Selain Kapolres Muba, turut hadir juga Dandim 0401/Muba Letkol Inf Dimas Kurniawan, Kepala Pelaksana BPBD Provinsi Sumatera Selatan Dr. M. Iqbal Alisyahbana, Sekretaris Daerah Kabupaten Muba Drs. Syafaruddin, Kepala Pelaksana BPBD Muba Marco Susanto, SSTP, Wakapolres Muba KOMPOL Helmi, para Pejabat Utama Polres Muba, para Kapolsek jajaran Polres Muba, Kalaksa BPBD kabupaten/kota se-Sumatera Selatan, OPD Kabupaten Muba serta unsur TNI, Polri, Damkar, BPBD, Manggala Agni, Tagana, Dinas Kesehatan, perusahaan perkebunan, Masyarakat peduli api dan Pramuka.

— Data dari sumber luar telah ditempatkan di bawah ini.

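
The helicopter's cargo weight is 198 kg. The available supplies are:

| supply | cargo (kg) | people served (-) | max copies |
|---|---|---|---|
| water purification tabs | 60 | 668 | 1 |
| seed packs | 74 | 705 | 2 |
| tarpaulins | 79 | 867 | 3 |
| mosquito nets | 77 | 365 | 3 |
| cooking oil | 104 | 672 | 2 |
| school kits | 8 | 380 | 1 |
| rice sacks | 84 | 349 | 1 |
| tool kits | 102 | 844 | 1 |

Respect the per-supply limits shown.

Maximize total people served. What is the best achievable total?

Density check — school kits 47.50, water purification tabs 11.13, tarpaulins 10.97 are the best per kg.
A density-first pass picks water purification tabs + tarpaulins + school kits — 1915 at 147 kg.
The 60 kg tied up in water purification tabs is better spent on tarpaulins — total rises to 2114 (166 kg).
The spare 32 kg is too small for any remaining supply, and no exchange beats 2114.

2114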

Bupati Muba M Toha dalam amanatnya memberikan apresiasi kepada seluruh unsur TNI, Polri, BPBD Provinsi Sumatera Selatan dan seluruh pihak yang hadir dalam apel ini.

“Kegiatan apel menjadi bukti keseriusan dan komitmen bersama dalam menghadapi ancaman kebakaran hutan dan lahan, ” ujar Toha.

Toha menjelaskan, berdasarkan Keputusan Bupati Nomor 264/KPTS-BPBD Tahun 2026 tentang Penetapan Status Siaga Darurat Bencana Asap Akibat Kebakaran Hutan dan Lahan Tahun 2026 serta prediksi BMKG Stasiun Klimatologi Sumatera Selatan, awal musim kemarau diperkirakan dimulai pada Mei 2026 dengan puncak musim kemarau terjadi pada Agustus 2026. Curah hujan diprediksi berada pada kategori normal hingga di bawah normal dengan potensi hari tanpa hujan berturut-turut selama 20 hari, khususnya di wilayah lahan gambut.

“Dari pengalaman tahun 2024 menjadi pelajaran berharga. Ketika luas kebakaran hutan dan lahan di Kabupaten Muba mencapai 4.036 hektare atau sekitar 25 persen dari total luas kebakaran di Sumatera Selatan. Namun, berkat kerja keras seluruh pihak, pada tahun 2025 luas kebakaran berhasil ditekan menjadi 986 hektare, ” sebutnya.

Ia menambahkan, meski mengalami penurunan. Angka itu masih cukup tinggi. Tahun ini kondisi kemarau diprediksi lebih kering dibanding tahun sebelumnya. Karena itu, tidak ada toleransi terhadap keterlambatan maupun ketidakmaksimalan dalam penanggulangan karhutbunlah.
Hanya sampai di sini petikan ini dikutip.